Direct interaction with ‘plotscaper’

In this section we make use of ‘plotscaper’ to generate linked plots.

library(plotscaper)

For this question we will limit the exploration to just Jan 2021 onwards (to limit the data size).

crimeRecent <- subset(crime, Year >= 2021)
  1. The following code produces three (linked) interactive bar plots.

    layout <- matrix(c(1:3, 3), byrow=TRUE, ncol=2)
    schema <- create_schema(crimeRecent)
    bar <- add_barplot(schema, "Type")
    bar2 <- add_barplot(bar, "Age.Lower")
    bar3 <- add_barplot(bar2, "Date")
    plot <- set_layout(bar3, layout)
    render(plot, width=800, height=600)

    Using Q-hover, we can deterine that the month with the highest crime count was March 2021.
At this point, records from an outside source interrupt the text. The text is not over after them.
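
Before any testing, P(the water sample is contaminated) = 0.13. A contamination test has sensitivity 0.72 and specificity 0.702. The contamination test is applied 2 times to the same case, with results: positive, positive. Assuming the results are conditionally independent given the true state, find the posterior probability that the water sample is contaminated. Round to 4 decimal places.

Let H be the event that the water sample is contaminated; start with P(H) = 0.13. P('positive'|H) = 0.72, P('positive'|¬H) = 0.298.
Update on result 1 ('positive'): P(H) ← 0.72·0.1300 / (0.72·0.1300 + 0.298·0.8700) = 0.093600/0.35286 = 0.2653.
Update on result 2 ('positive'): P(H) ← 0.72·0.2653 / (0.72·0.2653 + 0.298·0.7347) = 0.19099/0.40994 = 0.4659.

Posterior P(H) ≈ 0.4659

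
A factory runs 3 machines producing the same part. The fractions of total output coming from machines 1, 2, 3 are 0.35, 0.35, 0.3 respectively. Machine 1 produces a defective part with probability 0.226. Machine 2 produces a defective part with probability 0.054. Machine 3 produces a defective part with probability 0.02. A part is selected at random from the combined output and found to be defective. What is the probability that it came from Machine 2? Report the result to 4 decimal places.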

    Using click-and-drag, we can highlight the youth (Age.Lower 15 and below) and view the corresponding bars in the Date plot. This shows no evidence of an increase in Youth Crimes in the second half of 2022 (see screen shot below).

    By selecting different age groups (and using tooltips to identify crime types) we can compare distributions of crimes across crime types. This reveals that Theft is much more common in youth statistics compared to, for example, Traffic offences in older populations (see screen shots below).

Indirect interaction with ‘shiny’

See "interaction-shiny-model.Rmd"

Summary

In this lab we have experimented with producing both direct interactions (using ‘plotly’ and ‘plotscaper’) and indirect interactions (using ‘shiny’). Being able to modify and query the plots makes it easy to rapidly explore a wide range of different views of the data. Selections are helpful for overcoming overplotting and tooltips also provide a way to save on space with labelling.

We have also clearly demonstrated the limitations of different tools for producing interactive plots. Each tool has its own strengths and weaknesses.